Southern Brooklyn

Photographer Alex Raytses Shows Coney’s Ghostly Side


When you picture Coney Island, you may imagine that fantastic, bright red parachute jump in front of a vibrant blue sky, or the many colorful bathing suits and multicolored beach umbrellas. Perhaps you can’t help but picture the dazzling array of signs along the boardwalk as you walk past the amusement park.

Well, photographer Alex Raytses has his own take on Coney Island, and in his new online collection “Coney Dreams” he shows that it’s much more haunting, much more lonely than others.

These trance-inducing photos resemble a dream sequence with shades of gray mists and beige sands, communicating the calmness of the pier on a foggy afternoon, or the brutality of a harsh wind and snow that can disrupt a winter sojourner on the boardwalk.

Check out more of Alex Raytses’ Coney Dreams photos.

Comment policy


  1. another wannabe.  why not start your own portfolio of real photos.  clearly some are his (though some are clearly staged), but other photos do not belong to him.  not about to prove anything to anyone, but ALEX- why oh why?

  2.     Hi Daniela, this is actually Alex Raytses.  Which photos do you think I stole?   Any reference to back up your claims would be appreciated.  Thanks

  3. Daniela, 
    Clearly you did not read what I wrote.
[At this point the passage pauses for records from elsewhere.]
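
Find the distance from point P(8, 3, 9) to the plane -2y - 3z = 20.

distance = |a·x₀ + b·y₀ + c·z₀ - d| / √(a² + b² + c²)
  = |0·8 + (-2)·3 + (-3)·9 - 20| / √(0² + (-2)² + (-3)²)
  = |0 - 6 - 27 - 20| / √(0 + 4 + 9)
  = |-53| / √13
  = 53 / 3.606
  ≈ 14.7

14.7


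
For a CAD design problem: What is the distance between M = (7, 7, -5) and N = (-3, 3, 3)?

d = √[(x₂-x₁)² + (y₂-y₁)² + (z₂-z₁)²]
  = √[(-10)² + (-4)² + 8²]
  = √[100 + 16 + 64]
  = √180
  ≈ 13.42

13.42


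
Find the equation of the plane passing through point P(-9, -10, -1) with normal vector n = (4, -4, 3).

The plane through P with normal n = (a, b, c) satisfies n·(r - P) = 0,
i.e. ax + by + cz = a·x₀ + b·y₀ + c·z₀.
d = 4·(-9) + (-4)·(-10) + 3·(-1)
  = -36 + 40 - 3
  = 1
Equation: 4x - 4y + 3z = 1

4x - 4y + 3z = 1


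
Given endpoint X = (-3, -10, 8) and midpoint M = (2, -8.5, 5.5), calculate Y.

Y = 2M - X
  = (2·2 - (-3), 2·(-8.5) - (-10), 2·5.5 - 8)
  = (4 + 3, -17 + 10, 11 - 8)
  = (7, -7, 3)

(7, -7, 3)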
I’m not Alex Raytses.  And I asked which photos do not belong to him? If you are going to make accusations please back them up with proof. 
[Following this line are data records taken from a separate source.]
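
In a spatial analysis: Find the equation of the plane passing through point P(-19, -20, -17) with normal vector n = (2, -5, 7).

The plane through P with normal n = (a, b, c) satisfies n·(r - P) = 0,
i.e. ax + by + cz = a·x₀ + b·y₀ + c·z₀.
d = 2·(-19) + (-5)·(-20) + 7·(-17)
  = -38 + 100 - 119
  = -57
Equation: 2x - 5y + 7z = -57

2x - 5y + 7z = -57


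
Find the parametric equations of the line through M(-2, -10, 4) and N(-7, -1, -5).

Direction vector d = N - M = (-7 + 2, -1 + 10, -5 - 4) = (-5, 9, -9)
Parametric form r = M + t·d:
x = -2 - 5t, y = -10 + 9t, z = 4 - 9t

x = -2 - 5t, y = -10 + 9t, z = 4 - 9t


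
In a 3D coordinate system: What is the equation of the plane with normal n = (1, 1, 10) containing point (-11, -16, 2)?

The plane through P with normal n = (a, b, c) satisfies n·(r - P) = 0,
i.e. ax + by + cz = a·x₀ + b·y₀ + c·z₀.
d = 1·(-11) + 1·(-16) + 10·2
  = -11 - 16 + 20
  = -7
Equation: x + y + 10z = -7

x + y + 10z = -7


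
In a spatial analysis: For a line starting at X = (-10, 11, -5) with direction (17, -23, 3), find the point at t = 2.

P(t) = X + t·d
  = (-10 + 17·2, 11 + (-23)·2, -5 + 3·2)
  = (-10 + 34, 11 - 46, -5 + 6)
  = (24, -35, 1)

(24, -35, 1)


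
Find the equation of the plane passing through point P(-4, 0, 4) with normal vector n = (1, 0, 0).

The plane through P with normal n = (a, b, c) satisfies n·(r - P) = 0,
i.e. ax + by + cz = a·x₀ + b·y₀ + c·z₀.
d = 1·(-4) + 0·0 + 0·4
  = -4 + 0 + 0
  = -4
Equation: x = -4

x = -4


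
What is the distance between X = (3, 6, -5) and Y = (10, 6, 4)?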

  4.  is there a reason i should be telling you what you already know, or are you going to play ignorant, or pretend to be innocent?  Read what i wrote: “not about to prove anything to anyone”.  We both know what we know – period.  end of story. 
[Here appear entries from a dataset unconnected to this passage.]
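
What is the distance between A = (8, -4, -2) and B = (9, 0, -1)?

d = √[(x₂-x₁)² + (y₂-y₁)² + (z₂-z₁)²]
  = √[1² + 4² + 1²]
  = √[1 + 16 + 1]
  = √18
  ≈ 4.243

4.243


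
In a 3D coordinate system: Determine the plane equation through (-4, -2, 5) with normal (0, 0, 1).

The plane through P with normal n = (a, b, c) satisfies n·(r - P) = 0,
i.e. ax + by + cz = a·x₀ + b·y₀ + c·z₀.
d = 0·(-4) + 0·(-2) + 1·5
  = 0 + 0 + 5
  = 5
Equation: z = 5

z = 5


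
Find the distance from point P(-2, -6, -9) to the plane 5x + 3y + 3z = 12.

distance = |a·x₀ + b·y₀ + c·z₀ - d| / √(a² + b² + c²)
  = |5·(-2) + 3·(-6) + 3·(-9) - 12| / √(5² + 3² + 3²)
  = |-10 - 18 - 27 - 12| / √(25 + 9 + 9)
  = |-67| / √43
  = 67 / 6.557
  ≈ 10.22

10.22


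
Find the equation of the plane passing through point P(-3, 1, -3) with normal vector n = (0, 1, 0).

The plane through P with normal n = (a, b, c) satisfies n·(r - P) = 0,
i.e. ax + by + cz = a·x₀ + b·y₀ + c·z₀.
d = 0·(-3) + 1·1 + 0·(-3)
  = 0 + 1 + 0
  = 1
Equation: y = 1

y = 1


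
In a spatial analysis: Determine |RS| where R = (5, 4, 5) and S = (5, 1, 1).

d = √[(x₂-x₁)² + (y₂-y₁)² + (z₂-z₁)²]
  = √[0² + (-3)² + (-4)²]
  = √[0 + 9 + 16]
  = √25
  ≈ 5

5


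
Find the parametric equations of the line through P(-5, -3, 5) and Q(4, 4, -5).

Direction vector d = Q - P = (4 + 5, 4 + 3, -5 - 5) = (9, 7, -10)
Parametric form r = P + t·d:
x = -5 + 9t, y = -3 + 7t, z = 5 - 10t

x = -5 + 9t, y = -3 + 7t, z = 5 - 10t


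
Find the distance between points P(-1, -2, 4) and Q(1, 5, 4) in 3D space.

d = √[(x₂-x₁)² + (y₂-y₁)² + (z₂-z₁)²]
  = √[2² + 7² + 0²]
  = √[4 + 49 + 0]
  = √53
  ≈ 7.28

7.28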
  5. Unfortunately, you may HAVE to prove something to everybody if you choose to continue making claims.
    In relevant part:
    “The four (4) categories of slander that are actionable per se are (i) accusing someone of a crime; (ii) alleging that someone has a foul or loathsome disease; (iii) adversely reflecting on a person’s fitness to conduct their business or trade; and (iv) imputing serious sexual misconduct. Here again, the plaintiff need only prove that someone had published the statement to any third party. No proof of special damages is required.”

    Since Mr. Raytses is a photographer, “adversely reflecting on a person’s fitness to conduct their business or trade” seems to apply well.

    See also:

  6. When you make an accusation, such as yours, it is up to YOU to provide the evidence that his photos are “stolen.”
    Until such proof is offered, you are the one who is libelous and should be ashamed.